Luisa Ponzi and Eric Hamacher’s remodeled home captures the best of wine-country lifestyle.
Photography: Caitlin Murray
Architect: Emerick Architects
Construction: Cellar Ridge
Interior Design: Allisen Larson
Landscape: Aspen Creek
Luisa Ponzi and Eric Hamacher are a couple who take their work home with them as a matter of mission. Just a few weeks ago, the award-winning winemakers hosted more than 150 people at their home in the Chehalem Mountains. Within minutes, the guests spilled in through the couple’s new entrance into an open living space, lush with couch seating and out into the back patio, which looks east out over vineyards of pinot noir and chardonnay toward Mt. Hood.
“Entertaining is just part of life,” Ponzi said. “It’s not: ‘We are going to entertain now.’”
But after all the wine has been poured and drunk, the laughs had, the season toasted, the home returns to its original purpose: to make the couple’s distinct brand of wine-country lifestyle possible for their family, which includes four children, two dogs, three pigs, chickens, goats and a host of other farm life. For Ponzi and Hamacher, living in tune with the seasons meant transforming a dilapidated 1970s property into a sensuously inviting, hard working architectural marvel that could give them the close-knit family life they desired while feeding their life’s passion.
The site just north of Bald Peak—with vineyard elevations of 880 feet perfect for warm-climate varietals and 830-foot elevations made for chardonnay and pinot noir—was always perfect for a life centered around winemaking. The original house, not so much. Built by a boat maker, it had a front porch shaped like a ship’s bow and an entrance far too close to the road.
“Our friends called it ‘The Ark,’” Ponzi said.
“The proportions were just odd,” Hamacher added.
The couple engaged Melody Emerick of Portland-based Emerick Architects after seeing her work on the Portland Modern Home Tour. Initially, they spoke with her about razing the 1974 home entirely and building farther down the hill, but in the end, they didn’t want to give up the home’s prime positioning and the view they had lived with since 2008. The new plan would accommodate the original home’s footprint while creating spaces flooded with light. Also on the wish list: room for kids Nico, Mia, Carlo and Matteo.

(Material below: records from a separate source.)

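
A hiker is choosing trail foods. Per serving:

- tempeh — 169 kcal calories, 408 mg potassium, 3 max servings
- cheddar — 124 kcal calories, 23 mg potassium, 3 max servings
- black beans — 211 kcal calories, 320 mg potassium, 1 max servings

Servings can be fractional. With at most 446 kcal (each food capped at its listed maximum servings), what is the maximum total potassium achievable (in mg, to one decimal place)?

1076.7 mg

Potassium per kcal: tempeh 2.414, black beans 1.517, cheddar 0.1855.
Take 2.639 servings of tempeh: uses 446 kcal, +1076.7 mg potassium (running total 1076.7 mg).
Filling greedily by potassium-per-kcal is optimal for one linear limit, giving 1076.7 mg.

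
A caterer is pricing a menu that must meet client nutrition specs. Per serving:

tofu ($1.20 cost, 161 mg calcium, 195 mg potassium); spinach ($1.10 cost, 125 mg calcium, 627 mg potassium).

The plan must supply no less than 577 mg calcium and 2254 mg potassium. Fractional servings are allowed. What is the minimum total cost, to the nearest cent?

$4.85

An LP optimum is at a vertex; with two nutrient constraints at most two foods are used. Check each candidate.
tofu only: max(577/161, 2254/195) = 11.56 servings → $13.87.
spinach only: max(577/125, 2254/627) = 4.616 servings → $5.08.
tofu + spinach with both tight: 1.045 servings and 3.27 servings → $4.85.
So the least-cost plan costs $4.85.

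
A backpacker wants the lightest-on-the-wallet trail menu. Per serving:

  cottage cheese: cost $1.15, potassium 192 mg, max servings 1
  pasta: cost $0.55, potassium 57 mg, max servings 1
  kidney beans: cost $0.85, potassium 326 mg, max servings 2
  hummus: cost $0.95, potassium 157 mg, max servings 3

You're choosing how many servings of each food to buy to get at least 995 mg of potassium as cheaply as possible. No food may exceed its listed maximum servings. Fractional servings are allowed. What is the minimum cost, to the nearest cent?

$3.76

Cost per mg of potassium: kidney beans $0.0026, cottage cheese $0.0060, hummus $0.0061, pasta $0.0096.
Take 2 servings of kidney beans: +652.0 mg potassium for $1.70 (total $1.70, still need 343.0 mg).
Take 1 serving of cottage cheese: +192.0 mg potassium for $1.15 (total $2.85, still need 151.0 mg).
Take 0.9618 servings of hummus: +151.0 mg potassium for $0.91 (total $3.76, still need 0.0 mg).
Greedy by cheapest-per-mg is optimal for a single linear constraint, so the minimum cost is $3.76.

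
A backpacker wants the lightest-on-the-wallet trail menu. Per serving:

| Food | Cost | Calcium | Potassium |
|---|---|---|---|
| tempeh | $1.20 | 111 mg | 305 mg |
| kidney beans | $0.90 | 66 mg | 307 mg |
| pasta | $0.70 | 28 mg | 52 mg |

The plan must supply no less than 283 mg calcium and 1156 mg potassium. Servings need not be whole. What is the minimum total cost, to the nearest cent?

Check every corner: each single food scaled to meet both minima, and each pair solved so both constraints bind.
tempeh only: max(283/111, 1156/305) = 3.79 servings → $4.55.
kidney beans only: max(283/66, 1156/307) = 4.288 servings → $3.86.
pasta only: max(283/28, 1156/52) = 22.23 servings → $15.56.
tempeh + kidney beans with both tight: 0.7589 servings and 3.011 servings → $3.62.
tempeh + pasta: the both-tight solution has a negative serving — not a feasible corner.
kidney beans + pasta with both tight: 3.418 servings and 2.05 servings → $4.51.
So the least-cost plan costs $3.62.

$3.62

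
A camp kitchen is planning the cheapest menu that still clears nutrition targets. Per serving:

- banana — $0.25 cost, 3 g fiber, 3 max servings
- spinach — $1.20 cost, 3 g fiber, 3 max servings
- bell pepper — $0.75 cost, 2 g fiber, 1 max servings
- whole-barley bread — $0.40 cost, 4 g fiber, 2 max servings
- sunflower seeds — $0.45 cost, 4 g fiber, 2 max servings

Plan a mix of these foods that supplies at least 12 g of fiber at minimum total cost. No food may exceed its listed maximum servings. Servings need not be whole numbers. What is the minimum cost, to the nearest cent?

Cost per g of fiber: banana $0.0833, whole-barley bread $0.1000, sunflower seeds $0.1125, bell pepper $0.3750, spinach $0.4000.
Take 3 servings of banana: +9.0 g fiber for $0.75 (total $0.75, still need 3.0 g).
Take 0.75 servings of whole-barley bread: +3.0 g fiber for $0.30 (total $1.05, still need 0.0 g).
Greedy by cheapest-per-g is optimal for a single linear constraint, so the minimum cost is $1.05.

$1.05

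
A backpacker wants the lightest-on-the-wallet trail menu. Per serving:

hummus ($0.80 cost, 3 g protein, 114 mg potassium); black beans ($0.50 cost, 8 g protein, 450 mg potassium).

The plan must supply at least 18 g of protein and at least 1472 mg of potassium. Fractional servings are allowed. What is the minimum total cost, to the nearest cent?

$1.64

For a min-cost LP with two ≥-constraints, a basic feasible solution has at most two positive variables.
hummus only: max(18/3, 1472/114) = 12.91 servings → $10.33.
black beans only: max(18/8, 1472/450) = 3.271 servings → $1.64.
hummus + black beans with both targets exact would need a negative amount; discard.
The minimum over all feasible corners is $1.64.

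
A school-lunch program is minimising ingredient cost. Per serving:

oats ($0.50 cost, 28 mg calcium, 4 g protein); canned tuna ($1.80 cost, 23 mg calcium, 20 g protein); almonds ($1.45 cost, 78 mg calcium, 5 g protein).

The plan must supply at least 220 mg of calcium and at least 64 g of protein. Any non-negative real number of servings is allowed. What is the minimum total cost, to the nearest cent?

With two linear requirements the optimum uses one or two foods; enumerate the corners.
oats only: max(220/28, 64/4) = 16 servings → $8.00.
canned tuna only: max(220/23, 64/20) = 9.565 servings → $17.22.
almonds only: max(220/78, 64/5) = 12.8 servings → $18.56.
oats + canned tuna with both tight: 6.256 servings and 1.949 servings → $6.64.
oats + almonds: the both-tight solution has a negative serving — not a feasible corner.
canned tuna + almonds with both tight: 2.693 servings and 2.026 servings → $7.79.
Cheapest feasible corner: $6.64.

$6.64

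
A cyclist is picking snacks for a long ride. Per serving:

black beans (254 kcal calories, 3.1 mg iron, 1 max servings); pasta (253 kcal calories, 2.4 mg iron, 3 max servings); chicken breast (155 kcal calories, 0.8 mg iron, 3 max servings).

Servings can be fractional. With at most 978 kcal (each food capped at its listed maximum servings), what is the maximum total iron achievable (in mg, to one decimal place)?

10.0 mg

Iron per kcal: black beans 0.0122, pasta 0.009486, chicken breast 0.005161.
Take 1 serving of black beans: uses 254 kcal, +3.1 mg iron (running total 3.1 mg).
Take 2.862 servings of pasta: uses 724 kcal, +6.9 mg iron (running total 10.0 mg).
Greedy by best ratio exhausts the calories allowance optimally: 10.0 mg.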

“When it comes to entertaining in a home, the most successful homes are warm and welcoming, just like the homeowners,” says Emerick. “Luisa and Eric are just fun, indoor/outdoor people, and the house needed to reflect that.”
Cellar Ridge Construction took on the daunting task of transforming the 1970s’ eclectic house into a Northwest modern estate. The company accomplished the remodel over a full year, including several months of brutal snowstorms. One of the largest jobs was removing a 35-foot steel keel from the center of the house, something Carson Benner, owner of Cellar Ridge, said he had never encountered in all of the homes he has worked on.

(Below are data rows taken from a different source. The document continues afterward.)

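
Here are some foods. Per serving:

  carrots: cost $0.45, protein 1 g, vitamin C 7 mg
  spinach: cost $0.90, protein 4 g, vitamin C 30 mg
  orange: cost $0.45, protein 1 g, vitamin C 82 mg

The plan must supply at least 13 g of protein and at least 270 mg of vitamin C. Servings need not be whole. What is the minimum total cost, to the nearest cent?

$3.45

This is a tiny linear program; its minimum lies at a vertex of the feasible set. List the vertices and price them.
carrots only: max(13/1, 270/7) = 38.57 servings → $17.36.
spinach only: max(13/4, 270/30) = 9 servings → $8.10.
orange only: max(13/1, 270/82) = 13 servings → $5.85.
carrots + spinach: the both-tight solution has a negative serving — not a feasible corner.
carrots + orange with both tight: 10.61 servings and 2.387 servings → $5.85.
spinach + orange with both tight: 2.671 servings and 2.315 servings → $3.45.
Cheapest feasible corner: $3.45.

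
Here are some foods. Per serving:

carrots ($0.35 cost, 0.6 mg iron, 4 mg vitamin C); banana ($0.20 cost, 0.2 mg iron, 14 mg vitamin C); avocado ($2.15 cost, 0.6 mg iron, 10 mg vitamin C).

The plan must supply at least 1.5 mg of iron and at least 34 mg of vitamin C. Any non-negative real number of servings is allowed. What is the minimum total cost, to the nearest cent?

With two linear requirements the optimum uses one or two foods; enumerate the corners.
carrots only: max(1.5/0.6, 34/4) = 8.5 servings → $2.98.
banana only: max(1.5/0.2, 34/14) = 7.5 servings → $1.50.
avocado only: max(1.5/0.6, 34/10) = 3.4 servings → $7.31.
carrots + banana with both tight: 1.868 servings and 1.895 servings → $1.03.
carrots + avocado with both targets exact would need a negative amount; discard.
banana + avocado with both tight: 0.8438 servings and 2.219 servings → $4.94.
The minimum over all feasible corners is $1.03.

$1.03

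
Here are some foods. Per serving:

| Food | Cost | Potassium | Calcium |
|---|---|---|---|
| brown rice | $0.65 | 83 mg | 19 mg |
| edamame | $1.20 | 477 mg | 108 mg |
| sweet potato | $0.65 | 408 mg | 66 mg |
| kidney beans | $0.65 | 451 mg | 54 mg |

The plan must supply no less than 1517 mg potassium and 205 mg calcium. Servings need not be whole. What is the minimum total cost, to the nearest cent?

For a min-cost LP with two ≥-constraints, a basic feasible solution has at most two positive variables.
brown rice only: max(1517/83, 205/19) = 18.28 servings → $11.88.
edamame only: max(1517/477, 205/108) = 3.18 servings → $3.82.
sweet potato only: max(1517/408, 205/66) = 3.718 servings → $2.42.
kidney beans only: max(1517/451, 205/54) = 3.796 servings → $2.47.
brown rice + edamame with both targets exact would need a negative amount; discard.
brown rice + sweet potato: intersection lies outside the first quadrant.
brown rice + kidney beans with both tight: 2.578 servings and 2.889 servings → $3.55.
edamame + sweet potato with both targets exact would need a negative amount; discard.
edamame + kidney beans with both tight: 0.4591 servings and 2.878 servings → $2.42.
sweet potato + kidney beans with both tight: 1.362 servings and 2.131 servings → $2.27.
Cheapest feasible corner: $2.27.

$2.27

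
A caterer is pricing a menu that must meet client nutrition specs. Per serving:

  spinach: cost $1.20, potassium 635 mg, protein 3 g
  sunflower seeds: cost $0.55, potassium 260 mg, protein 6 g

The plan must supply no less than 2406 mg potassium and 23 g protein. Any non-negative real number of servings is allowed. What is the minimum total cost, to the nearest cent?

An LP optimum is at a vertex; with two nutrient constraints at most two foods are used. Check each candidate.
spinach only: max(2406/635, 23/3) = 7.667 servings → $9.20.
sunflower seeds only: max(2406/260, 23/6) = 9.254 servings → $5.09.
spinach + sunflower seeds with both tight: 2.791 servings and 2.438 servings → $4.69.
The minimum over all feasible corners is $4.69.

$4.69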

“Some of our most lovely projects have been remodels,” Benner says. “The best remodels look like they have always been there.”
Entertaining in gracious style at home is one of those goals many homeowners set for themselves. But for winemakers, the bar lifts even higher. Wine-country living is one of those all-in lifestyle pursuits, and the best wine-country homes achieve a sophisticated approach to being truly at home in the landscape. Some of the family’s must-haves: an elegant entrance that would work for both formal and casual welcomes, a detached carport for rainy Oregon days, an ample wine cellar that stays the right temperature without cooling systems, a doggie wash station for pups Zola and Pippa, and a workable and beautiful wine-service room employed when larger groups visit.
“The butler’s pantry allows you to make a mess there and close it off if you need to,” Emerick said.
Green features like fiberglass insulation, energy-efficient windows, solar power, LED and CFL lighting, and an extensive air sealing package help the home bear Oregon winters in style. But it all opens up on a late summer afternoon, when the family can remove the full wall of windows to the patio and let in the best of the season. Two kids sprawl out after a day tending the animals, maybe a fire pit glowing on the patio. Whether he is in the open kitchen space or on the back patio, winemaker Hamacher can look out at the horizon as the sun rises and note where it is positioned in relation to Mt. Hood, which he calls “the world’s biggest sundial.”
“This is a seasonal household,” Hamacher said. “When you live out here, you can’t help but be aware of it.”